247.オルミ石/ポルダーバート石 Olimiite/Poldervaartite (RSA産) |
ポルダーバート石/ポルデベール石の名で知られる、カルシウムとマンガンを成分に持つ珪酸塩鉱物。カラハリ・マンガン鉱床のウェッセルズ鉱山で発見され、1983年に命名された。紫外線で赤色に蛍光する。
以前ひま話に書いたことだが、ごく希産のため、当初は専門の標本商が探し回ってやっとこさ仕入れてくる類の石だった。それが、ここ1,2年、日本の鉱物ショーにも顔をのぞかせるようになった。相変わらず高いとはいえ、異常な値段というほどでもない。
さては新しいのが出てるな? と推測していたら、どうやらその通りだったらしい。2001年10月から翌2月にかけて、ヌチュワニンU鉱山でマンガン鉱石の採掘中に大量の産出があり、約5000個の標本が採集されたという。以後の供給は途絶えているが、これだけあれば、十分に需要を満たせるだろう。
5000という数字を少なく思われるかもしれないが、この種の知名度の低い希産鉱物を、それなりのお金を払ってまで持ちたい人は、実際のところそんなにいないのだ。たくさんあっても、値段が下がるだけで、多分思うほどには捌けないだろう。このあたりの機微は、奥本大三郎氏が、「捕虫網の円光」(中公文庫 1997)に、コレクター心理を熟知した筆で記している。
標本の値段にしても古書の値段にしても出物が稀少で、異常な値がつけられることがあるけれど、需めている人の絶対数はたいていそんなに多くはない。ひところ中国や北朝鮮の蝶は日本では珍しがられ、戦前の標本などが高値で取引されたけれど、いざ正式のルートができて大量に日本に入ってくると、たちまち供給過剰で売れなくなってしまった。古書市であきれるような値のついている書物でも、千部も復刻すれば、もう余ってしまうことが多いのである。ル・ムールトはエンマゴミムシの値崩れをふせぐために、各国の博物館に大量にこの虫を寄付し、自分のところには三百頭あまりを残しておいた。少しずつ、高い値のままで売るようにしたのである。…
数が制限されているから希少性があり、だから高いけれども欲しい人は買う。鉱物標本も宝石も同じだ。
この本は、副題を「標本商ル・ムールトとその時代」といい、内容は昆虫屋(むしや)向けだが、標本の供給事情やコレクターの生態など、鉱物屋(いしや)にもおおいに身に沁みるところがある。あるいは力づけられることもあるだろう。
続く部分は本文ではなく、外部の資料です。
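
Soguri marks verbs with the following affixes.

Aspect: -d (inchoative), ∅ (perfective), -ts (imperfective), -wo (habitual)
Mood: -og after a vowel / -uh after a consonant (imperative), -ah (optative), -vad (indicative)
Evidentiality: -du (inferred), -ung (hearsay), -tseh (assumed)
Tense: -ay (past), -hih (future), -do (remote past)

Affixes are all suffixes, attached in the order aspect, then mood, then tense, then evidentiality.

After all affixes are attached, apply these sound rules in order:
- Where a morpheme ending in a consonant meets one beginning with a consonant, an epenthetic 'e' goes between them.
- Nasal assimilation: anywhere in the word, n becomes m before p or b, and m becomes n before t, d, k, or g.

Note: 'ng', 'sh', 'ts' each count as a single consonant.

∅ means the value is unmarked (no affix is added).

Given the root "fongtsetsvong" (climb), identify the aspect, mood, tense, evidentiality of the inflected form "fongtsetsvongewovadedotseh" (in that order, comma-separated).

Segment: fongtsetsvong-wo-vad-do-tseh.
aspect: -wo → habitual.
mood: -vad → indicative.
tense: -do → remote past.
evidentiality: -tseh → assumed.

habitual, indicative, remote past, assumed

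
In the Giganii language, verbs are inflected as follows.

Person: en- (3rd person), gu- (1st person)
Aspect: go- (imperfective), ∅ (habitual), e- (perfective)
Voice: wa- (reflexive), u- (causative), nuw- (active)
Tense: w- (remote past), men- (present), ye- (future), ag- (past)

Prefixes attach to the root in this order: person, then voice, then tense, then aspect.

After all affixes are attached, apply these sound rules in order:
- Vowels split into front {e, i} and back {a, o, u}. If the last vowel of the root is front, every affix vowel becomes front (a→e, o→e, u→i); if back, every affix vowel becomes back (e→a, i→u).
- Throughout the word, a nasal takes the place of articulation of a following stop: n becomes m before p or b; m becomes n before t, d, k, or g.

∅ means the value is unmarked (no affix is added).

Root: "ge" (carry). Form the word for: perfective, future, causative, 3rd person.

Attach person 3rd person en- → enge.
Attach voice causative u- → uenge.
Attach tense future ye- → yeuenge.
Attach aspect perfective e- → eyeuenge.
Apply vowel harmony: eyeuenge → eyeienge.
Nasal assimilation: no change.

eyeienge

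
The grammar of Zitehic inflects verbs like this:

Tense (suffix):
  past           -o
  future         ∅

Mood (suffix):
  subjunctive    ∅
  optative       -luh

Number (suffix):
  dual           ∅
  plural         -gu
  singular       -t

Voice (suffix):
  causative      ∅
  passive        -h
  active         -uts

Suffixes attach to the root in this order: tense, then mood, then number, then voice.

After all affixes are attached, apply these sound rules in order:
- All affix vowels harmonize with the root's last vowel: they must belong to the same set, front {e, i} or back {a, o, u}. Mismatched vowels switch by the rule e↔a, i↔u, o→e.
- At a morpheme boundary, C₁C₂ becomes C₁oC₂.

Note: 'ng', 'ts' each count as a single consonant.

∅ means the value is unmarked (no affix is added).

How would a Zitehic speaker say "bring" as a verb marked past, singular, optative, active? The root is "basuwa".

basuwaoluhotuts

Attach tense past -o → basuwao.
Attach mood optative -luh → basuwaoluh.
Attach number singular -t → basuwaoluht.
Attach voice active -uts → basuwaoluhtuts.
Vowel harmony: no change.
Apply epenthesis: basuwaoluhtuts → basuwaoluhotuts.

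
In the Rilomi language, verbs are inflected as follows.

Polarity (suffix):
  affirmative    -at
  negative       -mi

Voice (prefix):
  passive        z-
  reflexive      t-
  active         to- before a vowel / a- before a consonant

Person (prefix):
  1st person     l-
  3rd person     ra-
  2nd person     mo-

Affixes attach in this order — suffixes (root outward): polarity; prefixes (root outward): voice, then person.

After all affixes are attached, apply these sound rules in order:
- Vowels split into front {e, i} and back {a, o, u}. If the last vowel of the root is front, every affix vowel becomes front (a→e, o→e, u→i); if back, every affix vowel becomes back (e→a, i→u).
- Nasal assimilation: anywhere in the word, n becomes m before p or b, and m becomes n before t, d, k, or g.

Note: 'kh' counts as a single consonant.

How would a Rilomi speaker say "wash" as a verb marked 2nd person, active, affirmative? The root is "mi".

Attach voice active a- (before consonant 'm') → ami.
Attach polarity affirmative -at → amiat.
Attach person 2nd person mo- → moamiat.
Apply vowel harmony: moamiat → meemiet.
Nasal assimilation: no change.

meemiet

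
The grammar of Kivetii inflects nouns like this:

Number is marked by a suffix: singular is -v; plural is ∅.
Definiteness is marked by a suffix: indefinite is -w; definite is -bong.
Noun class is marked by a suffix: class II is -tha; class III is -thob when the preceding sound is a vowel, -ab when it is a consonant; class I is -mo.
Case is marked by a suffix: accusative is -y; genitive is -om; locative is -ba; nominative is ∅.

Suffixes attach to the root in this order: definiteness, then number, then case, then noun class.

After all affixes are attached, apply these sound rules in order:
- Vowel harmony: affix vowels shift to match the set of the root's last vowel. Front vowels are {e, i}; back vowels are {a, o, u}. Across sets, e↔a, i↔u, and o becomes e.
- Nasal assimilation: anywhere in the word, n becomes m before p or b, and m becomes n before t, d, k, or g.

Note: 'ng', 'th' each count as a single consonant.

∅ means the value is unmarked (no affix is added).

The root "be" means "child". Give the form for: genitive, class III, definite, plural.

Attach definiteness definite -bong → bebong.
number = plural: zero marking, form stays bebong.
Attach case genitive -om → bebongom.
Attach noun class class III -ab (after consonant 'm') → bebongomab.
Apply vowel harmony: bebongomab → bebengemeb.
Nasal assimilation: no change.

bebengemeb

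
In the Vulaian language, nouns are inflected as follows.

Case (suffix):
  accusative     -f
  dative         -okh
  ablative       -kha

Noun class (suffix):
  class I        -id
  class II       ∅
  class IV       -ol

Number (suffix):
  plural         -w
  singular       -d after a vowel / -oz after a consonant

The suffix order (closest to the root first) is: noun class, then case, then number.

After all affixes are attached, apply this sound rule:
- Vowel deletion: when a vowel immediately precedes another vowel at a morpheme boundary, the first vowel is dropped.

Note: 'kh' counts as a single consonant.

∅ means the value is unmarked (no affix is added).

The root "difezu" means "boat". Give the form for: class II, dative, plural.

noun class = class II: zero marking, form stays difezu.
Attach case dative -okh → difezuokh.
Attach number plural -w → difezuokhw.
Apply vowel deletion: difezuokhw → difezokhw.

difezokhw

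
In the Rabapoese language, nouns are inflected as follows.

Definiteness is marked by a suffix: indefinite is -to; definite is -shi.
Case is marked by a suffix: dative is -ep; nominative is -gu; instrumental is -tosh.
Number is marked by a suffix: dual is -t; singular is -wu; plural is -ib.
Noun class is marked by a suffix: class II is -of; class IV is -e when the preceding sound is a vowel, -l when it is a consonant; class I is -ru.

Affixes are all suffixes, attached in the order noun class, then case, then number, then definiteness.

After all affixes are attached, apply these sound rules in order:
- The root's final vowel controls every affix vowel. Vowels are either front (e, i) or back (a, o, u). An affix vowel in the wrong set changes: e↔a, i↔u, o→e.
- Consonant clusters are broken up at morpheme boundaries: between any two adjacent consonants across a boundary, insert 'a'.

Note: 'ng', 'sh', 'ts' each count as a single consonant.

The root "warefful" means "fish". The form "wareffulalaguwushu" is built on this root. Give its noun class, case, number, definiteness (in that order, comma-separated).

class IV, nominative, singular, definite

Segment: warefful-l-gu-wu-shi.
noun class: -e/l → class IV.
case: -gu → nominative.
number: -wu → singular.
definiteness: -shi → definite.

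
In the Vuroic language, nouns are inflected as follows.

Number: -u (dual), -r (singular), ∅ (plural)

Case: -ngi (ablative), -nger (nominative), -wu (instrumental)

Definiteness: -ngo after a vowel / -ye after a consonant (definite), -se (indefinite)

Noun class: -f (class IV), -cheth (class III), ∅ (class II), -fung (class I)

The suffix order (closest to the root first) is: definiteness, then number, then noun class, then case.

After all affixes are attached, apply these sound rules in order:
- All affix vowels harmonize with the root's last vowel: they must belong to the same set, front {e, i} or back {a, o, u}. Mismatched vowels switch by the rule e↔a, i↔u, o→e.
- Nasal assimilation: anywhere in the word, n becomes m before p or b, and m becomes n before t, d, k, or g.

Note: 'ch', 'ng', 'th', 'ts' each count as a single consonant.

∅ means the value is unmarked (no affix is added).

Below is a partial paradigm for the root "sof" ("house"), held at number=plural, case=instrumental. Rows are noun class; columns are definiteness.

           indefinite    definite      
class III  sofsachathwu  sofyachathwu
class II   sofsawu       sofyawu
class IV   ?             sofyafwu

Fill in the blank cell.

Attach definiteness indefinite -se → sofse.
number = plural: zero marking, form stays sofse.
Attach noun class class IV -f → sofsef.
Attach case instrumental -wu → sofsefwu.
Apply vowel harmony: sofsefwu → sofsafwu.
Nasal assimilation: no change.

sofsafwu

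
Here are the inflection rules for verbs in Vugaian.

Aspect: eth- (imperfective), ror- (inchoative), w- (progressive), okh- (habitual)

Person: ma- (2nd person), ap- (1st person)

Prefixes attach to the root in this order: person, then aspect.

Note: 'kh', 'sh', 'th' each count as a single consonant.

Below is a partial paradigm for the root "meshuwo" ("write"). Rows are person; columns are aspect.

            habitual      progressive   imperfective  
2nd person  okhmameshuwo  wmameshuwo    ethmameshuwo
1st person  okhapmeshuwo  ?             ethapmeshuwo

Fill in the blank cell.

Attach person 1st person ap- → apmeshuwo.
Attach aspect progressive w- → wapmeshuwo.

wapmeshuwo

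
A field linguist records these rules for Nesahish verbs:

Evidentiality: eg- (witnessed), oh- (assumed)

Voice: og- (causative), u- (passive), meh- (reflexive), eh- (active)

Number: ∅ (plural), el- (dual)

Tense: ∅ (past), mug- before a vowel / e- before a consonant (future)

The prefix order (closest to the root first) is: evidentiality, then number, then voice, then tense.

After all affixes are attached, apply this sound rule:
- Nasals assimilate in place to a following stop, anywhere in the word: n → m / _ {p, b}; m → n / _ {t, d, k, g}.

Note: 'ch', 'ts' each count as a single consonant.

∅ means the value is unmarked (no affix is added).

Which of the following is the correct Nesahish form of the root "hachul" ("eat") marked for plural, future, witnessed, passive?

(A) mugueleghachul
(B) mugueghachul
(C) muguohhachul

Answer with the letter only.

B

Attach evidentiality witnessed eg- → eghachul.
number = plural: zero marking, form stays eghachul.
Attach voice passive u- → ueghachul.
Attach tense future mug- (before vowel 'u') → mugueghachul.
Nasal assimilation: no change.
So the correct form is mugueghachul, option (B).
(A) mugueleghachul is wrong: it uses dual instead of plural for number.
(C) muguohhachul is wrong: it uses assumed instead of witnessed for evidentiality.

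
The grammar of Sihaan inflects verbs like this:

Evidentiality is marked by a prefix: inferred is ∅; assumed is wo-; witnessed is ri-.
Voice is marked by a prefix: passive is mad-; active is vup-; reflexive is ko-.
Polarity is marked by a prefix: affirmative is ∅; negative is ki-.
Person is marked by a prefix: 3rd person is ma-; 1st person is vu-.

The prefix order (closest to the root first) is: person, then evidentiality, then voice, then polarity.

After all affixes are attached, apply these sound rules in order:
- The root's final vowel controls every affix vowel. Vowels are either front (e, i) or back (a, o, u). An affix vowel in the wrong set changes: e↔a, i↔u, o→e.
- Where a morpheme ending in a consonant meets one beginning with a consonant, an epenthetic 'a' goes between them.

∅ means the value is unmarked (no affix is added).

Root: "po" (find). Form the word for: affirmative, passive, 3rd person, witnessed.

Attach person 3rd person ma- → mapo.
Attach evidentiality witnessed ri- → rimapo.
Attach voice passive mad- → madrimapo.
polarity = affirmative: zero marking, form stays madrimapo.
Apply vowel harmony: madrimapo → madrumapo.
Apply epenthesis: madrumapo → madarumapo.

madarumapo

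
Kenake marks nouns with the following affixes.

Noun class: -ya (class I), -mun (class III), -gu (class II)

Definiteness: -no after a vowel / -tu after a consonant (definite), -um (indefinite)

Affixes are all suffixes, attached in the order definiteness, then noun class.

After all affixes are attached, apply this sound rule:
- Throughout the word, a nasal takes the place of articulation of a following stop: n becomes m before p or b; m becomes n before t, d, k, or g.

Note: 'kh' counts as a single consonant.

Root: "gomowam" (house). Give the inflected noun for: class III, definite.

Attach definiteness definite -tu (after consonant 'm') → gomowamtu.
Attach noun class class III -mun → gomowamtumun.
Apply nasal assimilation: gomowamtumun → gomowantumun.

gomowantumun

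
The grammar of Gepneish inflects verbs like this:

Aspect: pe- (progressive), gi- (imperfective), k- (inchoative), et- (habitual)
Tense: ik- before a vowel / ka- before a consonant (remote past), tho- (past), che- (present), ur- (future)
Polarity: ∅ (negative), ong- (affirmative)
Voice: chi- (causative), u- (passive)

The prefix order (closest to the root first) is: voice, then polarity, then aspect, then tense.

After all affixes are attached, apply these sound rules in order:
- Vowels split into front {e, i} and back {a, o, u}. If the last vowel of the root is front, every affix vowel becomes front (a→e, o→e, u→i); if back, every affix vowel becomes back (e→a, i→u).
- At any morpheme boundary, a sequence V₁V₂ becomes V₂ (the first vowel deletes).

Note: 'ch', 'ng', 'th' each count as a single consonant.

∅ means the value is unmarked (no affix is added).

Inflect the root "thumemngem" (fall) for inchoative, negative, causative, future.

irkchithumemngem

Attach voice causative chi- → chithumemngem.
polarity = negative: zero marking, form stays chithumemngem.
Attach aspect inchoative k- → kchithumemngem.
Attach tense future ur- → urkchithumemngem.
Apply vowel harmony: urkchithumemngem → irkchithumemngem.
Vowel deletion: no change.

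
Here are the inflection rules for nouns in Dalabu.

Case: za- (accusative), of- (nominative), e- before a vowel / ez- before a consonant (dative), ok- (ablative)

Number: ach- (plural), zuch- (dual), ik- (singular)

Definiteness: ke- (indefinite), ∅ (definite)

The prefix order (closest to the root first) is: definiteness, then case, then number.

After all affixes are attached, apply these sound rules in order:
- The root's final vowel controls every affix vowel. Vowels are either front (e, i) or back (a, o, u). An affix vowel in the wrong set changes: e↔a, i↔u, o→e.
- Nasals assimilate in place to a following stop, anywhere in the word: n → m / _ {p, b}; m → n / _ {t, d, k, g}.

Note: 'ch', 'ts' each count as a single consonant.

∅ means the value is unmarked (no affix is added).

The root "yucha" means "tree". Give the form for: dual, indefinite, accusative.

Attach definiteness indefinite ke- → keyucha.
Attach case accusative za- → zakeyucha.
Attach number dual zuch- → zuchzakeyucha.
Apply vowel harmony: zuchzakeyucha → zuchzakayucha.
Nasal assimilation: no change.

zuchzakayucha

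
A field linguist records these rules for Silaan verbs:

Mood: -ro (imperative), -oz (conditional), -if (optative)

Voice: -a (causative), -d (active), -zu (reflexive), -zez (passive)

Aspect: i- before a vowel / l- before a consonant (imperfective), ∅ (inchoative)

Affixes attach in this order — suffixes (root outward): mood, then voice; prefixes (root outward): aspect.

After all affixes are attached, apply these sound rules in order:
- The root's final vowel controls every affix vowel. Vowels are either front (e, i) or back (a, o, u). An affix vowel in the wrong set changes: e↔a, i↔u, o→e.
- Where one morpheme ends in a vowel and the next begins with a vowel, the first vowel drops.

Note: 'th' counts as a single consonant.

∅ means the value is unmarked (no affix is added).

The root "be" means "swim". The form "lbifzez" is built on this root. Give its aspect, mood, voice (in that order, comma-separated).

imperfective, optative, passive

Segment: l-be-if-zez.
aspect: i/l- → imperfective.
mood: -if → optative.
voice: -zez → passive.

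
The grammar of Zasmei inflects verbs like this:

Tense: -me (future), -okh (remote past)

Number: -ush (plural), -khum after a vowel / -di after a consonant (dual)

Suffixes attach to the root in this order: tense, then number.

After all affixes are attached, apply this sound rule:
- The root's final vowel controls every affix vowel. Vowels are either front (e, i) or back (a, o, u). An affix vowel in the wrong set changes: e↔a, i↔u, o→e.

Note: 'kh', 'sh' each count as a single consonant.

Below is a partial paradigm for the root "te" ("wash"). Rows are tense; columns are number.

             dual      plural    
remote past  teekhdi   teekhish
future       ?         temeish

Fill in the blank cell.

temekhim

Attach tense future -me → teme.
Attach number dual -khum (after vowel 'e') → temekhum.
Apply vowel harmony: temekhum → temekhim.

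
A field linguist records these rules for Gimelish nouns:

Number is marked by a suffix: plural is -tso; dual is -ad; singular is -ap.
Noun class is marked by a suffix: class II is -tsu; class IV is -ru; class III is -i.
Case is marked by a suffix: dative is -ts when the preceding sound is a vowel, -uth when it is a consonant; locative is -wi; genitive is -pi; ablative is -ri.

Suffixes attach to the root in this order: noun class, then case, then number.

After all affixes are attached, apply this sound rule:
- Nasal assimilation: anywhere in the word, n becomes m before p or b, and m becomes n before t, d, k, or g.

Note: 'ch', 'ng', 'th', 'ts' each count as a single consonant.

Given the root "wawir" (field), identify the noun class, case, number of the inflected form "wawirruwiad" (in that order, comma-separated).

class IV, locative, dual

Segment: wawir-ru-wi-ad.
noun class: -ru → class IV.
case: -wi → locative.
number: -ad → dual.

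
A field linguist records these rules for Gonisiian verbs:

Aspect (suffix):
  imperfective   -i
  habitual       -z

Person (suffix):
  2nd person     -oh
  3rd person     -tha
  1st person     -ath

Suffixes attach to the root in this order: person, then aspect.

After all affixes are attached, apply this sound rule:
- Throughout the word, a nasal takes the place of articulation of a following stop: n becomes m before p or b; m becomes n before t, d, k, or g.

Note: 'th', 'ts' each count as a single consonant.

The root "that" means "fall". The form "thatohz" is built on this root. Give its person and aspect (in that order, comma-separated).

2nd person, habitual

Segment: that-oh-z.
person: -oh → 2nd person.
aspect: -z → habitual.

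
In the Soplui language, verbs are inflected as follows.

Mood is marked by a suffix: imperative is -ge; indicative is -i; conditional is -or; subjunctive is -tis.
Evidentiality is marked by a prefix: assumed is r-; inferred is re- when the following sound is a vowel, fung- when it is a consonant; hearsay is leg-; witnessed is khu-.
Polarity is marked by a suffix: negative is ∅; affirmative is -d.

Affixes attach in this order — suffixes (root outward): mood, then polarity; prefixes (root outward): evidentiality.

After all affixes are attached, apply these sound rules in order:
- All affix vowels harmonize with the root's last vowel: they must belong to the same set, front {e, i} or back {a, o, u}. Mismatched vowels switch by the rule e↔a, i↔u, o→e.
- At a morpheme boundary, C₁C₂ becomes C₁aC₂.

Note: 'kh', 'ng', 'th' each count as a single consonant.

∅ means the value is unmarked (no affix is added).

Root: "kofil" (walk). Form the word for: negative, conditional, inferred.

fingakofiler

Attach mood conditional -or → kofilor.
Attach evidentiality inferred fung- (before consonant 'k') → fungkofilor.
polarity = negative: zero marking, form stays fungkofilor.
Apply vowel harmony: fungkofilor → fingkofiler.
Apply epenthesis: fingkofiler → fingakofiler.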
当サイトのリンクバナーの標語は、ル・ムールトの言葉、「色と形への愛、発見への情熱」を戴いた。一読をお薦めします。
追記: 2006年頃、ヌチュワニンUで(透明で赤色の)宝石質のポルデベール石と目されるものが発見された。フィレンツェ大学の地球科学部がサンプルの分析を行ったところ、ポルデベール石とするよりはむしろそのカルシウム成分の過半をマンガンが置換した鉱物であることが分かった。これにより2007年にマンガン優越種オルミ石 Olmiite が報告された(ポルデベール石‐オルミ石間で固溶体をなす)。以後、標本商さんが扱うヌチュワニンU産の(赤色がかった)標本はたいていオルミ石と標識されている。また2006年以前にポルデベール石として販売されたものも、オルミ石である可能性が高い。(画像の標本は 2003年に得た。)
おおまかに言って、ウェッセルズ鉱山産の(白色〜クリーム色の)標本はたいていポルデベール石だが、なかにはオルミ石もあるという。一方ヌチュワニンU鉱山のものは、たいていオルミ石とみられている。肉眼鑑定的には、赤味の濃いものほどマンガン成分が高い経験則(?)があり、淡色〜無色に近いものはポルデベール石と考えてよいようである。上の画像の標本はどちらだか、素人は判断し兼ねる。両種はいずれも南アフリカ以外では報告されていない。